However, the pictures for that post are all over my hard drive and it would take me a while to collect them all so I’m just going to write about what a little reader she is instead. I’m not really bragging. All first graders are great readers. I know because I volunteer in her class. They all read to me and it is ADORABLE!!! Need a cute fix? Volunteer for a junior reading program.
I thought I couldn’t squeeze volunteering into my schedule but I’m so glad I did. (It’s only one day a week for a couple of hours.) I can’t get over how cute six-year-olds are in general. They still really really want to please and they try so hard it breaks your heart. I wish I could keep them all in a bubble and protect them from the great big scary world forever.
Anyway! Back to my six year old.
Bug has this reading program at her school where they have to read twenty minutes a day for homework. That sounds like hardly any time at all, right? When I first heard about it I scoffed. We read every night! We read for hours! We are reading queens!
Well, pffft! I had myself fooled. We don’t read every night. Sometimes we fall into bed and watch Cake Boss while snuggling under the covers. Sometimes we fill our day up with errands and then end up at friend’s house late and then Bug falls asleep in the car on the way home. Sometimes I’m so tired I can barely keep my eyes open long enough to yell at her to brush her teeth. I don’t know where all that reading time went!!! I know we used to read regularly. It’s a mystery.

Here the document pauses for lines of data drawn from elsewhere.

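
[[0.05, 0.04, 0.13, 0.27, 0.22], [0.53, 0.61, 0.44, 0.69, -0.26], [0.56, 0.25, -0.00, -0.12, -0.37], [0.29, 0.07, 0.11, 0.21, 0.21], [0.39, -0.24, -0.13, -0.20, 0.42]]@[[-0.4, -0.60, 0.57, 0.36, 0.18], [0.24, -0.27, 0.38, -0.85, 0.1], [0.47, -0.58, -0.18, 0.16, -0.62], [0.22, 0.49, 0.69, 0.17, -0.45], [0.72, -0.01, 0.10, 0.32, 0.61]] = [[0.27, 0.01, 0.23, 0.12, -0.05], [0.11, -0.4, 0.9, -0.22, -0.59], [-0.46, -0.46, 0.29, -0.15, -0.05], [0.15, -0.16, 0.34, 0.17, 0.02], [-0.02, -0.20, 0.06, 0.42, 0.47]]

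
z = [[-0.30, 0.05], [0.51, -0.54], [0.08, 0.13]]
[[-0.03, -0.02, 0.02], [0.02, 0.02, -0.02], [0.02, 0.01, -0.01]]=z @ [[0.10, 0.09, -0.09],[0.06, 0.05, -0.05]]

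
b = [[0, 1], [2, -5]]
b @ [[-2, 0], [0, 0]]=[[0, 0], [-4, 0]]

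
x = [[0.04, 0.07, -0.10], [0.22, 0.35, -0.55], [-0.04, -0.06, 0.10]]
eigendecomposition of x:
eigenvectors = [[0.19, 0.93, 0.88], [0.97, 0.0, 0.16], [-0.17, 0.37, 0.45]]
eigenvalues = [0.49, 0.0, 0.0]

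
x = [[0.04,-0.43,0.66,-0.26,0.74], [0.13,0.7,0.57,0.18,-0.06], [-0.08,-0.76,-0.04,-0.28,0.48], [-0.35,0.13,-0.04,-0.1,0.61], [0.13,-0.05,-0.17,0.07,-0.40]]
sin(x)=[[0.04, -0.36, 0.73, -0.25, 0.76], [0.12, 0.76, 0.58, 0.19, -0.06], [-0.07, -0.77, -0.01, -0.28, 0.49], [-0.34, 0.07, -0.09, -0.10, 0.56], [0.12, -0.04, -0.16, 0.07, -0.38]]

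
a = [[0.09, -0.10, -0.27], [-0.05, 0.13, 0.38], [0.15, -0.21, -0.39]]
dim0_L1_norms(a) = [0.29, 0.44, 1.04]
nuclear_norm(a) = 0.79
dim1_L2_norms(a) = [0.3, 0.4, 0.47]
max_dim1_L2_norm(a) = 0.47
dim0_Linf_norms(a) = [0.15, 0.21, 0.39]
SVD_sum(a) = [[0.08, -0.12, -0.27], [-0.10, 0.15, 0.36], [0.12, -0.18, -0.41]] + [[0.00, -0.00, 0.0], [0.05, -0.03, 0.03], [0.04, -0.02, 0.02]] + [[0.01,0.02,-0.0], [0.00,0.00,-0.00], [-0.01,-0.01,0.0]]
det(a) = 0.00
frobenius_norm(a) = 0.69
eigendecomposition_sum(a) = [[0.02-0.00j, 0.01+0.00j, (-0.01+0j)], [(0.02-0j), (0.01+0j), (-0.01+0j)], [-0.00+0.00j, (-0-0j), 0.00+0.00j]] + [[0.04+0.05j, -0.05-0.06j, -0.13-0.04j], [(-0.03-0.1j), (0.06+0.12j), (0.19+0.12j)], [(0.08+0.05j), -0.10-0.05j, (-0.2+0.02j)]] + [[0.04-0.05j, -0.05+0.06j, (-0.13+0.04j)], [(-0.03+0.1j), (0.06-0.12j), (0.19-0.12j)], [(0.08-0.05j), (-0.1+0.05j), -0.20-0.02j]]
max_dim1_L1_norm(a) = 0.75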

I didn’t really think much about the homework because it’s on an honor system and obviously Bug can read. It’s not like she’s falling behind in the class or anything. If anything she’s pretty smart and I wish she’d slow down sometimes. I can’t spell out words anymore to keep them secret from her and every other minute she’s asking me what random signs on the side of the road mean. What happened to my baby?!!
Then her class started this Reading Rainbow Contest thing where they have to read twenty books and write a book report for each color of the rainbow (red, orange, yellow, green, blue, purple). I thought, Oh, that’s nice and promptly forgot about it.

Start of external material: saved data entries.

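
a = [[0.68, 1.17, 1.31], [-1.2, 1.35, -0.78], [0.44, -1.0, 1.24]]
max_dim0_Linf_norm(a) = 1.35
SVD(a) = [[0.24, 0.96, -0.13], [-0.74, 0.27, 0.62], [0.63, -0.05, 0.78]] @ diag([2.523338200003086, 1.8544852451509464, 0.5857890438738319]) @ [[0.53,-0.54,0.66], [0.17,0.83,0.54], [-0.83,-0.17,0.53]]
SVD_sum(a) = [[0.31, -0.32, 0.39], [-0.98, 1.0, -1.23], [0.83, -0.85, 1.05]] + [[0.3, 1.48, 0.96], [0.08, 0.41, 0.27], [-0.01, -0.07, -0.05]] + [[0.06, 0.01, -0.04], [-0.3, -0.06, 0.19], [-0.38, -0.08, 0.24]]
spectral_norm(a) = 2.52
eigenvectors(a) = [[(-0.07+0j),-0.77+0.00j,-0.77-0.00j], [0.70+0.00j,(-0.26-0.45j),(-0.26+0.45j)], [-0.71+0.00j,0.33-0.17j,0.33+0.17j]]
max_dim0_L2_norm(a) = 2.05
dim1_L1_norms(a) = [3.16, 3.33, 2.68]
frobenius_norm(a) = 3.19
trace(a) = 3.27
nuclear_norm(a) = 4.96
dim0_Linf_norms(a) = [1.2, 1.35, 1.31]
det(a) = 2.74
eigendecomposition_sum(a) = [[0.09+0.00j, -0.06+0.00j, 0.16+0.00j], [(-0.88-0j), 0.59+0.00j, -1.56-0.00j], [0.89+0.00j, (-0.6+0j), (1.59+0j)]] + [[(0.29+0.44j), 0.62-0.30j, 0.57-0.34j], [(-0.16+0.32j), (0.38+0.26j), (0.39+0.23j)], [-0.23-0.13j, (-0.2+0.27j), (-0.18+0.27j)]] + [[(0.29-0.44j), 0.62+0.30j, (0.57+0.34j)], [-0.16-0.32j, (0.38-0.26j), (0.39-0.23j)], [(-0.23+0.13j), -0.20-0.27j, (-0.18-0.27j)]]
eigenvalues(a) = [(2.27+0j), (0.5+0.98j), (0.5-0.98j)]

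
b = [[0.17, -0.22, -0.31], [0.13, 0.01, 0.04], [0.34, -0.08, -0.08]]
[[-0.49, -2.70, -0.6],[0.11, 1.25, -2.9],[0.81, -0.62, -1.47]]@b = [[-0.64, 0.13, 0.09], [-0.80, 0.22, 0.25], [-0.44, -0.07, -0.16]]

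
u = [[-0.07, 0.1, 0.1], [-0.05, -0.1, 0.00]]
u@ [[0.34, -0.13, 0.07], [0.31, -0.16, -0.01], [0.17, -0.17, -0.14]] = [[0.02, -0.02, -0.02], [-0.05, 0.02, -0.00]]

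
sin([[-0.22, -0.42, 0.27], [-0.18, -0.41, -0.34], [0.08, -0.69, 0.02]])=[[-0.21, -0.39, 0.27], [-0.16, -0.36, -0.32], [0.09, -0.64, 0.03]]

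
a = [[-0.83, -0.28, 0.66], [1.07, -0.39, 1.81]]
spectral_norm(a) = 2.15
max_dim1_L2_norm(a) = 2.14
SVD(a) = [[0.12, 0.99], [0.99, -0.12]] @ diag([2.1502598943885927, 1.0734907482526144]) @ [[0.45, -0.2, 0.87], [-0.89, -0.22, 0.41]]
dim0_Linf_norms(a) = [1.07, 0.39, 1.81]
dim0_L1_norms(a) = [1.9, 0.67, 2.47]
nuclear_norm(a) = 3.22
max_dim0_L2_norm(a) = 1.93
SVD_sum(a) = [[0.12, -0.05, 0.23], [0.96, -0.42, 1.86]] + [[-0.95,-0.23,0.43], [0.11,0.03,-0.05]]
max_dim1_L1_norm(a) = 3.27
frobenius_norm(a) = 2.40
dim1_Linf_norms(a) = [0.83, 1.81]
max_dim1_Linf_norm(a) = 1.81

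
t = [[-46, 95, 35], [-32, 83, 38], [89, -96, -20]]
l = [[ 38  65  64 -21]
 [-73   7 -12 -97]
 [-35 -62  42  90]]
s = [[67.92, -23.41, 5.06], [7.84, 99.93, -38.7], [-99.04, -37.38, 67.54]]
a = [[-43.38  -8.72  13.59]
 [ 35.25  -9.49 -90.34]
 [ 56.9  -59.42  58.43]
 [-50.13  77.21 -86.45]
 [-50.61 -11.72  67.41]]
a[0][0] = -43.38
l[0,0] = 38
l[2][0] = -35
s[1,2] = -38.7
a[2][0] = 56.9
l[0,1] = 65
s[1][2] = -38.7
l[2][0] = -35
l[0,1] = 65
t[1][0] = -32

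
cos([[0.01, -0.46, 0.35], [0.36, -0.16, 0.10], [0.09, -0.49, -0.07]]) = [[1.07,  0.05,  0.03], [0.02,  1.1,  -0.05], [0.09,  -0.04,  1.01]]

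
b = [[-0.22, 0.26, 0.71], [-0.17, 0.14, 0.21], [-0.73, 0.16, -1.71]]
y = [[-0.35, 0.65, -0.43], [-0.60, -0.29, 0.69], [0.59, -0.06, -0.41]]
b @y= [[0.34, -0.26, -0.02], [0.1, -0.16, 0.08], [-0.85, -0.42, 1.13]]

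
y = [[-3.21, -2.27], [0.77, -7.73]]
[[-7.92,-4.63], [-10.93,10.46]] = y@ [[1.37,2.24], [1.55,-1.13]]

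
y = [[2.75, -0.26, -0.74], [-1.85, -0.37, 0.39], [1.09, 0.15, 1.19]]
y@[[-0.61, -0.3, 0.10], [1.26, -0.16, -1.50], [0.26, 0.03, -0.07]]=[[-2.2, -0.81, 0.72],  [0.76, 0.63, 0.34],  [-0.17, -0.32, -0.20]]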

BAD MOM alert! I don’t know what happened. One minute the notice came home explaining the program and the next thing I knew her whole class was on green and we hadn’t even started red! What?!!! We Ponnays win at everything! How could this little competition sneak under my nose like that?!!
So we’ve been playing catch up. It did not go well at first. Reading turned into a chore and it was NOT fun anymore. We had timers and stacks of books, a special reading area… The pressure was not good. I was making Bug sound out every word and wouldn’t you know it, Reading Time turned into Crying Time. Fail, fail Sad Panda Fail Whale.
Part of the problem is I don’t like to buy those flimsy little level one readers. I like to buy big fat pretty hardback books. Bug has a beautiful collection of pretty books. But they are all on the long side and they have big words. No wonder her classmates were leaving her in the dust. Our one book was the equivalent to five of their little flippy paperback books.
I learned this when we were at Bethany’s this past week. Annalie has a huge collection of the thin paperback level one readers. I discovered them when I was organizing her little sister’s room because now that Annalie has moved onto more difficult books the easy books are going into her little sister’s room. I grabbed a few and let Bug read them. She FLEW through them! Seriously. Easy Peasy!!!
Why do I have to be such a book snob who refuses to buy paperback kids books? I’m going to have to put aside aesthetics and just start buying them or let the relatives know that’s what Bug needs for birthdays and Christmas from now on because this is where the reading time is at. No more tears. Just make reading easier! She’ll get to the long hard books soon enough.
We borrowed about five thousand books from Bethany and we are slowing making it through the orange page of the Reading Rainbow contest. I don’t know if we’ll ever catch up to the other kids, they’re pretty far ahead, but we’re trying. And at least I’m learning. One of these year’s I’ll figure out how to follow directions.